The most-disliked people in the publishing industry

(woman-of-letters.com)

46 points | by Caiero 3 days ago

7 comments

  • delichon 27 minutes ago
    I hope The Martian becomes the template of a new publishing world. Andy Weir couldn't get any publisher's attention until he self published and achieved 35,000 sales in three months without their help. He succeeded by word of mouth and not publisher's marketing.

    Almost all of the fiction I read comes by personal recommendations. Including from social media like Hacker News. I haven't stood in a bookstore browsing shelves and reading blurbs in many years but I read more than ever.

    A publisher provides marketing, editing and distribution. Literary marketing is becoming better in the peer-to-peer form than the old business-to-consumer form. Distribution has become unbundled via self-publishing. Editing is no less important than ever, but it would be so much better if the value from such an individual art can be captured by those talented individuals rather than by corporate.

    Long live literature, but may Big Publishing fade away into obsolescence.

  • legitster 1 hour ago
    This kind of reminds me of the book Get Shorty and the subsequent movie. About a mafia loan shark moving to hollywood and becoming a producer.

    Elmore Leonard was very familiar with movie producers by that point in his career, and clearly saw a a funny similarly between what a mob does and how Hollywood operates.

    At the same time, the book is almost a tender mark of appreciation towards the role a producer plays. It's one of the few stories that spotlights what a producer actually does and shows it's importance in greasing the wheels enough to actually make a movie.

  • paleotrope 1 hour ago
    That was worth the read. I did get a bit lost when the writer was talking about the different areas, prestige fiction, commercial fiction, nonprofit fiction.
  • tclancy 3 hours ago
    That was a fantastic read, thanks for the link!
  • christkv 3 hours ago
    Most books are loss leaders for publishing houses very few are profitable and even fewer are massively profitable. They keep publishing books that barely anybody reads because they have to have a diverse catalog.
    • BigTTYGothGF 1 hour ago
      > they have to have a diverse catalog.

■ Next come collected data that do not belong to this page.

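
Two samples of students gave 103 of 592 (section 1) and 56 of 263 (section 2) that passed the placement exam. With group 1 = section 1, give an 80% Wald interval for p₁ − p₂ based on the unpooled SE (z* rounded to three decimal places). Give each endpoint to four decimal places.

p̂₁ = 0.17399, p̂₂ = 0.21293, so the observed difference is -0.03894.
SE = √(0.000242762 + 0.000637223) = √0.000879985 = 0.029665.
The 80% critical value is z* = 1.282. Margin = 1.282·0.029665 = 0.03803.
So the interval runs from -0.0770 to -0.0009.

(-0.0770, -0.0009)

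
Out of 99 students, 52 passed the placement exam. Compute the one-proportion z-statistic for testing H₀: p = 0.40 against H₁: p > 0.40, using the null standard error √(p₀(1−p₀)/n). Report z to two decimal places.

p̂ = 52/99 = 0.52525.
SE₀ = √(0.40·0.60/99) = 0.049237.
Test statistic: z = 0.12525/0.049237 = 2.54.

z = 2.54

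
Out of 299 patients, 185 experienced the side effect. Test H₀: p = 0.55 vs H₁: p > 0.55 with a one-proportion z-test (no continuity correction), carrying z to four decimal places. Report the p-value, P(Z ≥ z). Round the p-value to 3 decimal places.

Sample proportion p̂ = 185/299 = 0.61873.
Null standard error: √(0.55·0.45/299) = √0.000827759 = 0.028771.
z = (p̂ − p₀)/SE = (185/299 − 0.55)/0.028771 ≈ 2.3888.
From the standard normal, P(Z ≥ z) = 0.008.

p-value = 0.008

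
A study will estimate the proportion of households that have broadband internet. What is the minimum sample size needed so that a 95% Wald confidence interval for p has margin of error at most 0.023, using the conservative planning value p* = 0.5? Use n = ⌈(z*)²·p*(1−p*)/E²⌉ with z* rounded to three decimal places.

n = 1816

z* = 1.960 at the 95% level.
p*(1−p*) = 0.2500.
(z*)²·p*(1−p*)/E² = 3.841600·0.2500/0.000529 = 1815.501.
⌈1815.501⌉ = 1816.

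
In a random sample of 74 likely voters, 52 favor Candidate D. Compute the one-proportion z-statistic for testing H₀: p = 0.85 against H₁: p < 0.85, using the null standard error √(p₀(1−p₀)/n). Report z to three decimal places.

z = -3.549

Sample proportion p̂ = 52/74 = 0.70270.
SE₀ = √(0.85·0.15/74) = 0.041509.
Test statistic: z = -0.14730/0.041509 = -3.549.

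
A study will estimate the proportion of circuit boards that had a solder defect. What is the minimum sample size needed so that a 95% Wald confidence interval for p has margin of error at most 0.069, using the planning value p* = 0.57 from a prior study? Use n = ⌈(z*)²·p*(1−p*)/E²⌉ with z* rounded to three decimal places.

For 95% confidence, z* = 1.960.
p*(1−p*) = 0.2451.
Required n before rounding: 3.841600 × 0.2451 / 0.069² = 197.769.
⌈197.769⌉ = 198.

n = 198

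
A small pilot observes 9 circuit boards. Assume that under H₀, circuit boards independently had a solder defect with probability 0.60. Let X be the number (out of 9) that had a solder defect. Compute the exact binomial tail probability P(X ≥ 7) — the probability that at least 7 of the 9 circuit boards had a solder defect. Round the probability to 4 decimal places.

X is binomial with n = 9 and p = 0.60.
P(X ≥ 7) = C(9,7)·0.60^7·0.40^2 + C(9,8)·0.60^8·0.40^1 + C(9,9)·0.60^9·0.40^0.
= 0.161243 + 0.060466 + 0.010078 = 0.2318.

P = 0.2318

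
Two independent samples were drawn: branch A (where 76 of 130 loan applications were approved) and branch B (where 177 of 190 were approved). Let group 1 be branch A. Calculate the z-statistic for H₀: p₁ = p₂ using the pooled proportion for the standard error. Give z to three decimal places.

p̂₁ = 76/130 = 0.58462, p̂₂ = 177/190 = 0.93158.
Pooled p̂ = (76+177)/(130+190) = 253/320 = 0.79063.
Pooled SE = √[0.1655371·0.01295547] ≈ 0.046310.
z = -0.34696/0.046310 = -7.492.

z = -7.492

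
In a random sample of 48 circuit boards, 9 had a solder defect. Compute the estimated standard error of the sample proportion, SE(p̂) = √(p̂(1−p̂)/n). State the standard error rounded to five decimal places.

SE = 0.05634

With x = 9 successes in n = 48, p̂ = 0.18750.
p̂(1−p̂) = 0.152344.
Dividing by n and taking the root: √0.003173833 = 0.05634.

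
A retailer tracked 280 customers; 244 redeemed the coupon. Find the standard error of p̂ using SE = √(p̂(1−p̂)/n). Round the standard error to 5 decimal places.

The sample proportion is 244/280 = 0.87143.
p̂(1−p̂) = 0.87143·0.12857 = 0.112040.
Dividing by n and taking the root: √0.000400143 = 0.02000.

SE = 0.02000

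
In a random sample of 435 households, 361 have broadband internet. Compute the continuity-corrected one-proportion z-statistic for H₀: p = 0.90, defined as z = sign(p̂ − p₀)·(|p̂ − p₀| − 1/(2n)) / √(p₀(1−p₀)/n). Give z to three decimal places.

z = -4.795

The sample proportion is 361/435 = 0.82989. p̂ − p₀ = -0.070115.
Continuity correction 1/(2n) = 1/870 = 0.001149.
Corrected numerator: |-0.070115| − 0.001149 = 0.068966.
Null standard error: √(0.90·0.10/435) = √0.000206897 = 0.014384.
z = (−)0.068966/0.014384 = -4.795.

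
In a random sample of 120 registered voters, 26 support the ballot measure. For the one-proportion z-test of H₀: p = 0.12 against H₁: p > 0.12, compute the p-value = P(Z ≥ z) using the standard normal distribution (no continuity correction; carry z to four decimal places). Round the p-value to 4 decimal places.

p-value = 0.0006

p̂ = 26/120 = 0.21667.
SE₀ = √(0.12·0.88/120) = 0.029665.
Test statistic (full precision, shown to 4 dp): z = (26/120 − 0.12)/SE₀ ≈ 3.2586.
p-value = P(Z ≥ z) with z = 3.2586 → 0.0006.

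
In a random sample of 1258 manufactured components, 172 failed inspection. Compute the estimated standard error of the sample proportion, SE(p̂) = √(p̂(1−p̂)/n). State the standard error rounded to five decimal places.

With x = 172 successes in n = 1258, p̂ = 0.13672.
p̂(1−p̂) = 0.13672·0.86328 = 0.118028.
SE = √(0.118028/1258) = 0.00969.

SE = 0.00969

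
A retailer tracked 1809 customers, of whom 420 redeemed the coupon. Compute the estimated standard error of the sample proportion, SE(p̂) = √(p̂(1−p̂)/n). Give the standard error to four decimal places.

SE = 0.0099

The sample proportion is 420/1809 = 0.23217.
p̂(1−p̂) = 0.178267.
Dividing by n and taking the root: √0.000098544 = 0.0099.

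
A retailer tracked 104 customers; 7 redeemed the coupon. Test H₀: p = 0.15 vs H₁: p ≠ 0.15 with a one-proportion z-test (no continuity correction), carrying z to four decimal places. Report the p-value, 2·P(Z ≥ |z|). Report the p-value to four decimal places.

p-value = 0.0182

p̂ = 7/104 = 0.06731.
Null standard error: √(0.15·0.85/104) = √0.001225962 = 0.035014.
z = (p̂ − p₀)/SE = (7/104 − 0.15)/0.035014 ≈ -2.3617.
p-value = 2·P(Z ≥ |z|) with z = -2.3617 → 0.0182.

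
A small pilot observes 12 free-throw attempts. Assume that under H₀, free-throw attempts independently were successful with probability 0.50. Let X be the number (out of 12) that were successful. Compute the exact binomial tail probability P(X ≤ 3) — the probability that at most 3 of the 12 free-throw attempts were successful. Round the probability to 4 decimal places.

X is binomial with n = 12 and p = 0.50.
P(X ≤ 3) = C(12,0)·0.50^0·0.50^12 + C(12,1)·0.50^1·0.50^11 + C(12,2)·0.50^2·0.50^10 + C(12,3)·0.50^3·0.50^9.
= 0.000244 + 0.002930 + 0.016113 + 0.053711 = 0.0730.

P = 0.0730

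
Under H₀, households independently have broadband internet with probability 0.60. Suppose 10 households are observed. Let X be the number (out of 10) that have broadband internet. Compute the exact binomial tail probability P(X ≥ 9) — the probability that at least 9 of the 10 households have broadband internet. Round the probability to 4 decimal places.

P = 0.0464

X ~ Binomial(n=10, p=0.60).
P(X ≥ 9) = C(10,9)·0.60^9·0.40^1 + C(10,10)·0.60^10·0.40^0.
= 0.040311 + 0.006047 = 0.0464.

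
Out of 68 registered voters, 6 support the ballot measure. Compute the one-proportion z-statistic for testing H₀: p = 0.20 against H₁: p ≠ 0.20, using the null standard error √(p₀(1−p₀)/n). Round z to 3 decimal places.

z = -2.304

p̂ = 6/68 = 0.08824.
Null standard error: √(0.20·0.80/68) = √0.002352941 = 0.048507.
Test statistic: z = -0.11176/0.048507 = -2.304.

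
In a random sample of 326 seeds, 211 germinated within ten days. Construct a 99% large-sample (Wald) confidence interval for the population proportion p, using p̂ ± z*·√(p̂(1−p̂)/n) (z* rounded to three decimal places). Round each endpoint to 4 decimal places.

(0.5791, 0.7154)

With x = 211 successes in n = 326, p̂ = 0.64724.
SE = √(p̂(1−p̂)/n) = √(0.228321/326) = 0.026465.
The 99% critical value is z* = 2.576.
Margin of error: 2.576 × 0.026465 = 0.06817.
Interval: 0.64724 ± 0.06817 → (0.5791, 0.7154).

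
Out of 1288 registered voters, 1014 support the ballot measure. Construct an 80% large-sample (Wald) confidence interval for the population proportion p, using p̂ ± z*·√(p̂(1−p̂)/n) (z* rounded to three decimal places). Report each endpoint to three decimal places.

(0.773, 0.802)

p̂ = 1014/1288 = 0.78727.
SE(p̂) = √(0.78727·0.21273/1288) = 0.011403.
The 80% critical value is z* = 1.282.
Margin of error: 1.282 × 0.011403 = 0.01462.
CI: 0.78727 ± 0.01462 = (0.773, 0.802).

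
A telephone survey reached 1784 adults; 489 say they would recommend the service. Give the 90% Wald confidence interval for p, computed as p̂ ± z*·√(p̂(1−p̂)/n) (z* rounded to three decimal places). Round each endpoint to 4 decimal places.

With x = 489 successes in n = 1784, p̂ = 0.27410.
Standard error of p̂: √(0.198971/1784) = √0.000111531 = 0.010561.
For 90% confidence, z* = 1.645.
Margin = 1.645·0.010561 = 0.01737.
So the interval runs from 0.2567 to 0.2915.

(0.2567, 0.2915)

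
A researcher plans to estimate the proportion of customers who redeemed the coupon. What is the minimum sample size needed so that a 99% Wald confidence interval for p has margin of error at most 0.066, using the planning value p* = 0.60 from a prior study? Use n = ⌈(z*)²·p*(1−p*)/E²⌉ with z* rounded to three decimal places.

n = 366

The 99% critical value is z* = 2.576.
p*(1−p*) = 0.60·0.40 = 0.2400.
Required n before rounding: 6.635776 × 0.2400 / 0.066² = 365.607.
Rounding up, n = 366.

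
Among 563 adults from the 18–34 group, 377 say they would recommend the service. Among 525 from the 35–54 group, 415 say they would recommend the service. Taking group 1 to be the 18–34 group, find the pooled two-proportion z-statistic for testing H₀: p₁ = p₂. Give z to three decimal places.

z = -4.476

p̂₁ = 377/563 = 0.66963, p̂₂ = 415/525 = 0.79048.
Pooling: p̂ = 792/1088 = 0.72794.
SE = √[p̂(1−p̂)(1/n₁+1/n₂)] = √[0.72794·0.27206·(1/563+1/525)] ≈ 0.027000.
z = -0.12085/0.027000 = -4.476.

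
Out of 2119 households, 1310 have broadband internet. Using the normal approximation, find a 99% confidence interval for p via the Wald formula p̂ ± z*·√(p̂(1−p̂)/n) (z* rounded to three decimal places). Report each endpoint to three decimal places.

p̂ = 1310/2119 = 0.61822.
SE = √(p̂(1−p̂)/n) = √(0.236025/2119) = 0.010554.
z* = 2.576 at the 99% level.
Margin of error: 2.576 × 0.010554 = 0.02719.
So the interval runs from 0.591 to 0.645.

(0.591, 0.645)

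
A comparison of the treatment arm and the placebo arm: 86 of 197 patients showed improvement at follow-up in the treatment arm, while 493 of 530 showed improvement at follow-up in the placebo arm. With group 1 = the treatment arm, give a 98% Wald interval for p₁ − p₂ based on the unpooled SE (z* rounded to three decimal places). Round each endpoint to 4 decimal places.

p̂₁ = 86/197 = 0.43655, p̂₂ = 493/530 = 0.93019; p̂₁ − p̂₂ = -0.49364.
SE = √(0.001248598 + 0.000122524) = √0.001371122 = 0.037029.
The 98% critical value is z* = 2.326. Margin = 2.326·0.037029 = 0.08613.
Interval: -0.49364 ± 0.08613 → (-0.5798, -0.4075).

(-0.5798, -0.4075)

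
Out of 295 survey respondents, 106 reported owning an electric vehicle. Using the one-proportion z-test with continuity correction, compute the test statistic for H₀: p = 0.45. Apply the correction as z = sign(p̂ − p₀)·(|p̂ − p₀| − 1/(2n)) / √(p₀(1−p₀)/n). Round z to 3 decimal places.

The sample proportion is 106/295 = 0.35932. p̂ − p₀ = -0.090678.
Continuity correction 1/(2n) = 1/590 = 0.001695.
Corrected numerator: |-0.090678| − 0.001695 = 0.088983.
Under H₀, SE = √(p₀(1−p₀)/n) = √(0.45·0.55/295) = √0.000838983 = 0.028965.
z = (−)0.088983/0.028965 = -3.072.

z = -3.072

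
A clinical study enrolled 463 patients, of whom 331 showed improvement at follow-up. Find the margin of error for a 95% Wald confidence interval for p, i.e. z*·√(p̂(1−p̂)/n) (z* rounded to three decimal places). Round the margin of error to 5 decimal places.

ME = 0.04112

p̂ = 331/463 = 0.71490.
SE = √(p̂(1−p̂)/n) = √(0.203817/463) = 0.020981.
For 95% confidence, z* = 1.960.
Margin of error = z*·SE = 1.960 × 0.020981 = 0.04112.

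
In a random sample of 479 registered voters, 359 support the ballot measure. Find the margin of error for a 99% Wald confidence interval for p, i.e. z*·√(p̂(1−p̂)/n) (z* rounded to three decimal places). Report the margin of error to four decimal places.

The sample proportion is 359/479 = 0.74948.
SE(p̂) = √(0.74948·0.25052/479) = 0.019799.
For 99% confidence, z* = 2.576.
So ME = 0.0510.

ME = 0.0510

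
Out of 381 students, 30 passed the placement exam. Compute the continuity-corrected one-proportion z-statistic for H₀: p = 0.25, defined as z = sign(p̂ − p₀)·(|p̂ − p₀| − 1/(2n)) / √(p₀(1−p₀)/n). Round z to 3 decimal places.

Sample proportion p̂ = 30/381 = 0.07874. p̂ − p₀ = -0.171260.
Continuity correction 1/(2n) = 1/762 = 0.001312.
Corrected numerator: |-0.171260| − 0.001312 = 0.169948.
Under H₀, SE = √(p₀(1−p₀)/n) = √(0.25·0.75/381) = √0.000492126 = 0.022184.
z = (−)0.169948/0.022184 = -7.661.

z = -7.661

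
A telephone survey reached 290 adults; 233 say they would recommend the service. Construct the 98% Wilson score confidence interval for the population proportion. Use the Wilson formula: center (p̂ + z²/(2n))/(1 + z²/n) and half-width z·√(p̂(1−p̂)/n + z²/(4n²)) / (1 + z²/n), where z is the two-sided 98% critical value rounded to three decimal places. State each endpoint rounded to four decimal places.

p̂ = 233/290 = 0.80345; z = 2.326, so z² = 5.410276.
1 + z²/n = 1.018656.
Center = (0.80345 + 0.009328)/1.018656 = 0.79789.
Radicand: p̂(1−p̂)/n + z²/(4n²) = 0.000544549 + 0.000016083 = 0.000560632.
Half-width = z·√(radicand)/denom = 2.326·0.023678/1.018656 = 0.05407.
So the interval runs from 0.7438 to 0.8520.

(0.7438, 0.8520)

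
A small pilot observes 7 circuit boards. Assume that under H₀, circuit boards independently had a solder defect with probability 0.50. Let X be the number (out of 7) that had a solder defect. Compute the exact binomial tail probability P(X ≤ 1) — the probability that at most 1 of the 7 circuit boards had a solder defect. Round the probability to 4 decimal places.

X ~ Binomial(n=7, p=0.50).
P(X ≤ 1) = C(7,0)·0.50^0·0.50^7 + C(7,1)·0.50^1·0.50^6.
= 0.007812 + 0.054688 = 0.0625.

P = 0.0625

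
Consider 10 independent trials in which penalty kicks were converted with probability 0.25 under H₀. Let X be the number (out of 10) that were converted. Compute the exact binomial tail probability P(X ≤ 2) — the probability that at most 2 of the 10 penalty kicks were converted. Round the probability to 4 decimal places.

P = 0.5256

X ~ Binomial(n=10, p=0.25).
P(X ≤ 2) = C(10,0)·0.25^0·0.75^10 + C(10,1)·0.25^1·0.75^9 + C(10,2)·0.25^2·0.75^8.
= 0.056314 + 0.187712 + 0.281568 = 0.5256.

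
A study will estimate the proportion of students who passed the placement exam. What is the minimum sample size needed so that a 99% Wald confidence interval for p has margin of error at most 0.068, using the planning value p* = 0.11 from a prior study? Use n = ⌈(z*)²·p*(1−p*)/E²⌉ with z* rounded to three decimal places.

The 99% critical value is z* = 2.576.
p*(1−p*) = 0.0979.
(z*)²·p*(1−p*)/E² = 6.635776·0.0979/0.004624 = 140.494.
⌈140.494⌉ = 141.

n = 141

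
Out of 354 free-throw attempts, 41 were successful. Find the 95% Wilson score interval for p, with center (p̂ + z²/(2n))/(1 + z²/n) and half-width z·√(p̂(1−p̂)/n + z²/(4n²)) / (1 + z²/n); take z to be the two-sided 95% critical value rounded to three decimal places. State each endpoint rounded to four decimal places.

(0.0865, 0.1534)

Here p̂ = 41/354 = 0.11582 and z = 1.960 (z² = 3.841600).
1 + z²/n = 1.010852.
Center = (0.11582 + 0.005426)/1.010852 = 0.11994.
Radicand: p̂(1−p̂)/n + z²/(4n²) = 0.000289280 + 0.000007664 = 0.000296944.
Half-width = z·√(radicand)/denom = 1.960·0.017232/1.010852 = 0.03341.
CI: 0.11994 ± 0.03341 = (0.0865, 0.1534).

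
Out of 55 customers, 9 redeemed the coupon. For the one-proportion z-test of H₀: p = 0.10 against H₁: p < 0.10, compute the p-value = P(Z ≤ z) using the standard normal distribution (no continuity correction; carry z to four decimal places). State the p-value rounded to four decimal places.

Sample proportion p̂ = 9/55 = 0.16364.
Null standard error: √(0.10·0.90/55) = √0.001636364 = 0.040452.
Test statistic (full precision, shown to 4 dp): z = (9/55 − 0.10)/SE₀ ≈ 1.5731.
p-value = P(Z ≤ z) with z = 1.5731 → 0.9422.

p-value = 0.9422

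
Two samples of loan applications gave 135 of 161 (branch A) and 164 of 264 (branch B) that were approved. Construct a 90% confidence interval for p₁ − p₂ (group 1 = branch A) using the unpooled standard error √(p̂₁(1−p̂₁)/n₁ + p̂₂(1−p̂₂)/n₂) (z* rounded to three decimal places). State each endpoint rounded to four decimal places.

(0.1488, 0.2858)

p̂₁ = 135/161 = 0.83851, p̂₂ = 164/264 = 0.62121; p̂₁ − p̂₂ = 0.21730.
Unpooled SE = √(p̂₁(1−p̂₁)/n₁ + p̂₂(1−p̂₂)/n₂) = √(0.000841065 + 0.000891317) = 0.041622.
The 90% critical value is z* = 1.645. Margin = 1.645·0.041622 = 0.06847.
CI: 0.21730 ± 0.06847 = (0.1488, 0.2858).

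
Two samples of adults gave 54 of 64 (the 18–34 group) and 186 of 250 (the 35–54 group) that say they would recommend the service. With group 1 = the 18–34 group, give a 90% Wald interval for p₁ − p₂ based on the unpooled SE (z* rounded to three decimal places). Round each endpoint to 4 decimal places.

p̂₁ = 54/64 = 0.84375, p̂₂ = 186/250 = 0.74400; p̂₁ − p̂₂ = 0.09975.
SE = √(0.002059937 + 0.000761856) = √0.002821793 = 0.053121.
The 90% critical value is z* = 1.645. Margin = 1.645·0.053121 = 0.08738.
So the interval runs from 0.0124 to 0.1871.

(0.0124, 0.1871)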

      They have to have a diverse catalog because they don't know in advance which books will be the big sellers.

      • bombcar 1 hour ago
        Tolkien and Rowling probably combine to be the majority of British publishing revenues ...
    • didgetmaster 10 minutes ago
      It mirrors the venture capital business. Invest in 100 projects. Know that 90 of them will likely fail, 7 or 8 will break even, and just 2 or 3 will succeed. Hope that the successful ones are big enough to cover all the losses of the others plus some.
      • mistrial9 6 minutes ago
        no - capital intensive business has very different patterns than popular media business. The visibility of the VCs and the visibility of publishing houses has some small overlap. Day-to-day and implementation details, timelines for success.. audience, partners.. so many things are starkly different IMHO
    • bombcar 1 hour ago
      It's the shotgun approach. Lots and lots of attempts and ride the successes as far as they can.
  • bryanrasmussen 3 hours ago
    > I am giving a huge corporation a product to sell, but I am doing it for a fraction of what it cost me to produce that product.

    well, relatively huge by the article's own admission.